Les députés ont donc entériné le texte voté par l'Assemblée, en y intégrant tout de même quelques amendements adoptés par le Sénat en nouvelle lecture ainsi que quatre amendements de coordination. A l'article 4, l'Assemblée s'était opposée à ce que les associations de protection de l'environnement participent à la collecte des données qui, après validation du Muséum national d'histoire naturelle, serviront de base à la mise en place des plans nationaux en faveur des espèces protégées. Un amendement permet de "leur donner le rôle qu'elles méritent", a souligné la rapporteure. L'article sénatorial limitant la portée des brevets dans le domaine génétique est également conservé (4 ter).

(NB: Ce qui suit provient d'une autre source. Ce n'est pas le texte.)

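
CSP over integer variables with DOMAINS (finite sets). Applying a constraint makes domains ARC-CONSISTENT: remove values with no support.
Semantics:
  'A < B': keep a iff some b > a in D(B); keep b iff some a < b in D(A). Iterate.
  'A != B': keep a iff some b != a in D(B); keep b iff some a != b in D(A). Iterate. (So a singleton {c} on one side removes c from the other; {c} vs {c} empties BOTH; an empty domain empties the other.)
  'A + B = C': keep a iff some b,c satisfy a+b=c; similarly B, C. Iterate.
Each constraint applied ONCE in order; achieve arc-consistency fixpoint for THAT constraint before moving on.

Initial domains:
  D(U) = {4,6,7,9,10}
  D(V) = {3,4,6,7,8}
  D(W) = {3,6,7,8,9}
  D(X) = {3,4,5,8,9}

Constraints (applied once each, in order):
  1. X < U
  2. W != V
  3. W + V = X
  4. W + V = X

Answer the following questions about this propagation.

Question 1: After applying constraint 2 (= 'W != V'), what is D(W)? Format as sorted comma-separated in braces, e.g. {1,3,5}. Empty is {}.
Answer: {3,6,7,8,9}

Derivation:
Constraint 1 (X < U) on D(X)={3,4,5,8,9} D(U)={4,6,7,9,10}: no change
Constraint 2 (W != V) on D(W)={3,6,7,8,9} D(V)={3,4,6,7,8}: no change
So after constraint 2: D(W) = {3,6,7,8,9}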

A l'article 60, le texte précise que le régime général de destruction d'animaux prévu à l'article L. 427-6 du Code de l'environnement (battues administratives) ne s'applique pas à la destruction de spécimens d'espèces protégées.
La question à la fois médiatique et polémique des modalités de l'interdiction des pesticides néonicotinoïdes, utilisés dans l'agriculture et considérés comme tueurs d'abeilles, a été l'objet d'un dernier affrontement. L'Assemblée a finalement maintenu l'interdiction au 1er septembre 2018, avec possibilité de dérogation jusqu'au 1er juillet 2020 (art.51 quaterdecies).
Parmi les premières réactions positives à relever, celle de l'Association nationale pour la protection du ciel et de l'environnement nocturnes (ANPCEN), qui "grâce à un plaidoyer continu et un suivi intense", se félicite d'être parvenue à faire inscrire "cinq articles portant sur la définition et les principes, le devoir de protection de l'environnement nocturne, sur les nuisances lumineuses en mer, sur la lumière dans les continuités écologiques, et sur les paysages nocturnes devenant patrimoine de la nation".